Вокруг него не было больше даже мифических зверей, даже странных бесноватых деревьев — ничего, кроме снега и чистых голых утесов, на которых стоял Тонг-Тонг-Тарруп. Весь день он подымался, и вечер застал его на верхней кромке снеговой линии; и вскоре он приблизился к лестнице, вырезанной в скале, и попал в поле зрения вздорного рослого привратника Тонг-Тонг-Таррупа, сидящего и бормочущего забавные воспоминания себе под нос и напрасно ожидающего от чужестранца подарок в виде бэша.

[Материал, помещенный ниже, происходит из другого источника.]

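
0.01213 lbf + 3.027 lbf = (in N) 13.52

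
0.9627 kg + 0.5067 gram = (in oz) 33.98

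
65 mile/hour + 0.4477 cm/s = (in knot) 56.49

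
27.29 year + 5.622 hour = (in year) 27.29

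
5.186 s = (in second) 5.186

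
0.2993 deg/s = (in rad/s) 0.005224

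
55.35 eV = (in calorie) 2.12e-18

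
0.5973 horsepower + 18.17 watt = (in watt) 463.6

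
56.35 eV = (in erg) 9.028e-11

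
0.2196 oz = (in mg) 6226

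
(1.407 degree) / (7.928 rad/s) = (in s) 0.003097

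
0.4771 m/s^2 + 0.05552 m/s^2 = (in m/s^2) 0.5326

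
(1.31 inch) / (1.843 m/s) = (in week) 2.985e-08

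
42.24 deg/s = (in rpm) 7.04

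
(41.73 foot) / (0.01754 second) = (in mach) 2.13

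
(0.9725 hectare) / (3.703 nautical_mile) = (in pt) 4020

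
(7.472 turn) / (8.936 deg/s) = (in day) 0.003484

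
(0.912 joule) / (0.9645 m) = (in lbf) 0.2126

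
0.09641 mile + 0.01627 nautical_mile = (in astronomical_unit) 1.239e-09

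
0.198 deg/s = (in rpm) 0.033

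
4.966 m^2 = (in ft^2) 53.45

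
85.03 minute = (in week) 0.008436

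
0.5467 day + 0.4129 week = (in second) 2.97e+05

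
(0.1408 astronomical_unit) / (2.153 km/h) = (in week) 5.823e+04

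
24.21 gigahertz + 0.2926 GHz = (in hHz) 2.45e+08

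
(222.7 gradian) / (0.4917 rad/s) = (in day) 8.234e-05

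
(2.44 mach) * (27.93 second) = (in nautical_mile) 12.53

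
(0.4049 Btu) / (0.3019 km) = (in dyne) 1.415e+05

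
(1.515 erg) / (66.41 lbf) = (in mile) 3.187e-13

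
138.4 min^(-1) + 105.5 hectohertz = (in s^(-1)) 1.055e+04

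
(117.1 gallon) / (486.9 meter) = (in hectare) 9.104e-08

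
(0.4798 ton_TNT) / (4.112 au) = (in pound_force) 0.0007336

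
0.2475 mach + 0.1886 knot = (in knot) 164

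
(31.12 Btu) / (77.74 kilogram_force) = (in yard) 47.1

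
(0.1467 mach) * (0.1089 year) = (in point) 4.863e+11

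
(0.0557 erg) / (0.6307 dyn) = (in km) 8.831e-07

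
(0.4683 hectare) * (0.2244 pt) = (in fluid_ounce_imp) 1.305e+04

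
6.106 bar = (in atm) 6.026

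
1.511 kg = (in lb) 3.331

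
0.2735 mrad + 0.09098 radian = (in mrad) 91.25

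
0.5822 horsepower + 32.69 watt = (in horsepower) 0.626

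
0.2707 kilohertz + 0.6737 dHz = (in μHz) 2.708e+08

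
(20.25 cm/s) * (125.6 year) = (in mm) 8.021e+11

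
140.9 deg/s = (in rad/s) 2.459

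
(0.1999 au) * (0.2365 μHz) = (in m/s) 7072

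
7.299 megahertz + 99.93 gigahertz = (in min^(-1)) 5.996e+12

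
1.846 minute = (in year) 3.512e-06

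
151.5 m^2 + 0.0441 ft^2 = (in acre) 0.03744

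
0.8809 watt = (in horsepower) 0.001181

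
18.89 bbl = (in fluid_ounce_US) 1.016e+05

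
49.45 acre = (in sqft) 2.154e+06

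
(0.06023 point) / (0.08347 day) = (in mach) 8.653e-12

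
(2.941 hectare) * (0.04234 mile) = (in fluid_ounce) 6.776e+10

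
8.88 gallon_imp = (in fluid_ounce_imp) 1421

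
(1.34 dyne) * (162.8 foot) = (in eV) 4.15e+15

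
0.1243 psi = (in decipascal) 8570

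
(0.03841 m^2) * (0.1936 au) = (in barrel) 6.997e+09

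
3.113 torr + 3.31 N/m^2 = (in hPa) 4.183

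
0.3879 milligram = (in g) 0.0003879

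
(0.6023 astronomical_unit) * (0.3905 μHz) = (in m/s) 3.519e+04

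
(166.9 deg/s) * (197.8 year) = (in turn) 2.892e+09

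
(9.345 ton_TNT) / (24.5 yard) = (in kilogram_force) 1.78e+08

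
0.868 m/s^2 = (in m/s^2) 0.868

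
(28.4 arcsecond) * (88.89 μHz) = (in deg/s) 7.012e-07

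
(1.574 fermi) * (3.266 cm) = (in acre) 1.27e-20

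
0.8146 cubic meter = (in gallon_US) 215.2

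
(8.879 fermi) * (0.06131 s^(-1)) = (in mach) 1.599e-18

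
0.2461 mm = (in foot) 0.0008074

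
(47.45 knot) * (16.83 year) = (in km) 1.296e+07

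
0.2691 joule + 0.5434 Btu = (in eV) 3.58e+21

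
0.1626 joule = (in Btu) 0.0001541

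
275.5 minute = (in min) 275.5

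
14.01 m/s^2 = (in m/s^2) 14.01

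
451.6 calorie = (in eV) 1.179e+22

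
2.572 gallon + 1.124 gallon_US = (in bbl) 0.088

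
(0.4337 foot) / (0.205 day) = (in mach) 2.192e-08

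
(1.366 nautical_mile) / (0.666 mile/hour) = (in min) 141.6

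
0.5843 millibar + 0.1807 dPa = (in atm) 0.0005768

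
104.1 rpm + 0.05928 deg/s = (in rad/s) 10.9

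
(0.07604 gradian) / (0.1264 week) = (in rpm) 1.492e-07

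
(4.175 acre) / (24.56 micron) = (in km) 6.879e+05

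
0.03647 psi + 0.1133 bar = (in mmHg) 86.87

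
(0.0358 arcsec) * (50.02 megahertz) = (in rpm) 82.9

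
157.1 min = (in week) 0.01559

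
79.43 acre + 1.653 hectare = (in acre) 83.51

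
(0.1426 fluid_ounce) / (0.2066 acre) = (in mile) 3.134e-12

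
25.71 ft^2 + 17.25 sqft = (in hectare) 0.0003991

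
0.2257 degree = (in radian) 0.003939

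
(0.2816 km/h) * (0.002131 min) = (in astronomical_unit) 6.686e-14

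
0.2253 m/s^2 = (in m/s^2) 0.2253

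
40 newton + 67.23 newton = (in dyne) 1.072e+07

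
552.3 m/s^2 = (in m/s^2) 552.3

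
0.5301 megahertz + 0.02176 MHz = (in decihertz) 5.519e+06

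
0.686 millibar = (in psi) 0.00995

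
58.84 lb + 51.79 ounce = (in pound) 62.08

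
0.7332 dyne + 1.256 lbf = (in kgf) 0.5697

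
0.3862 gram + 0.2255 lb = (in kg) 0.1027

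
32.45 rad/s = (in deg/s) 1859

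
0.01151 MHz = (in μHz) 1.151e+10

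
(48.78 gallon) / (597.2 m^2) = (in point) 0.8765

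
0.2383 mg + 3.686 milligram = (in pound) 8.652e-06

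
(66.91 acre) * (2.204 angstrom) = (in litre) 0.05968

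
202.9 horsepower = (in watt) 1.513e+05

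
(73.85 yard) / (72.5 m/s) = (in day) 1.078e-05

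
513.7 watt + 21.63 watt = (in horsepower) 0.7179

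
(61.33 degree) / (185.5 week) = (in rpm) 9.111e-08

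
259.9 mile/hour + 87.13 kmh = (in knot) 272.9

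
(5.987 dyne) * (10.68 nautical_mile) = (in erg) 1.184e+07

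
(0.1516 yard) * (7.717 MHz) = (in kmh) 3.851e+06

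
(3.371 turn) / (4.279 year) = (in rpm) 1.499e-06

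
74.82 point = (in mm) 26.39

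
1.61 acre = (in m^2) 6515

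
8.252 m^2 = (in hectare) 0.0008252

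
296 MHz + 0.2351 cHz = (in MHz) 296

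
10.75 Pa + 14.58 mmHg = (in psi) 0.2835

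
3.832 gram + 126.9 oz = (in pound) 7.94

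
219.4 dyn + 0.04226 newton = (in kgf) 0.004533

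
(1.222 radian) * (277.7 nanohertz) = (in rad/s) 3.393e-07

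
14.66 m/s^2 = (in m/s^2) 14.66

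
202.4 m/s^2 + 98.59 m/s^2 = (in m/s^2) 301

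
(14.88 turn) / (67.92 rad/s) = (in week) 2.276e-06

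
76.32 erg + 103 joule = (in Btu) 0.09763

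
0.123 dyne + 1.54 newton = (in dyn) 1.54e+05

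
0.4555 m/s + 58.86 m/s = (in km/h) 213.5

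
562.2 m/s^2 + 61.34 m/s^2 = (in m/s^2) 623.5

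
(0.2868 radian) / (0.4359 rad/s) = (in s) 0.6579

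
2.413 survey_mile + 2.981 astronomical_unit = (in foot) 1.463e+12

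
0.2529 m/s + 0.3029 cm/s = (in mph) 0.5725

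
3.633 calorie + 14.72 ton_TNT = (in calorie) 1.472e+10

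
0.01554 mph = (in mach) 2.04e-05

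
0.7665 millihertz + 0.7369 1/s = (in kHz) 0.0007377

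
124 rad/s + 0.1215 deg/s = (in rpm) 1184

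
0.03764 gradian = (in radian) 0.0005912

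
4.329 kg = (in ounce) 152.7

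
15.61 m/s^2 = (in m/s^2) 15.61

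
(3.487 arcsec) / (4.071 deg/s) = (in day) 2.754e-09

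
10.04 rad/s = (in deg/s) 575.2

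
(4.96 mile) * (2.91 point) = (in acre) 0.002025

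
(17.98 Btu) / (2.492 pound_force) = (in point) 4.851e+06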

Похоже, что добравшись до ворот бастиона, усталый странник потребовал немедленно поселить его в гостиницу с хорошим видом на край мира. Но рослый привратник, этот вздорный человек, разочарованный отсутствием бэша, прежде чем проводить его, потребовал от чужестранца истории, с тем, чтобы присоединить ее к своим воспоминаниям. Вот, собственно и вся история, если рослый привратник поведал мне правду и если его память ему не изменяет. И когда история была рассказана, ворчун поднялся и, звеня своими музыкальными ключами, отправился вверх, проходя через сотни дверей и подымаясь по сотням ступеней, и привел странника в самый верхний дом, высочайшую крышу мира, и показал ему окно гостиной. Там усталый путник сел на стул и уставился в окно, выходящее прямо на край мира. Окно было закрыто, и в его поблескивающих стеклах вечерние сумерки сверкали и танцевали, то ли как фонари со светлячками, то ли как море; сумерки длились, переливаясь, полные чудесных лун. Но путешественника не занимали чудесные луны. Ибо прямо из пропасти, вцепившись корнями в далекие созвездия, тянулись стебли мальв, и в их окружении маленький зеленый садик трепетал и дрожал, как изображение дрожит на воде; а чуть выше цветущий вереск плыл в сумерках, и подымался все выше и выше, пока сумерки не сделались целиком пурпурными; и маленький зеленый садик далеко внизу завис посреди сумерек. И тот садик там, внизу, и этот вереск вокруг него — все, казалось, дрожало и плыло в звуках песни. Ибо сумерки наполнились песней, которая пела и звенела во всех концах мира, и этот зеленый сад и этот вереск, казалось, мерцали и длились вместе с этой песней, а она звучала высоко и низко, и старая женщина пела ее там внизу, в садике. Шмель пролетал мимо с самого края мира. И песня, что плескалась о берега мира, под которую звезды танцевали, была той самой, что он слыхал от старой женщины давным-давно в долине посреди Северных Вересков.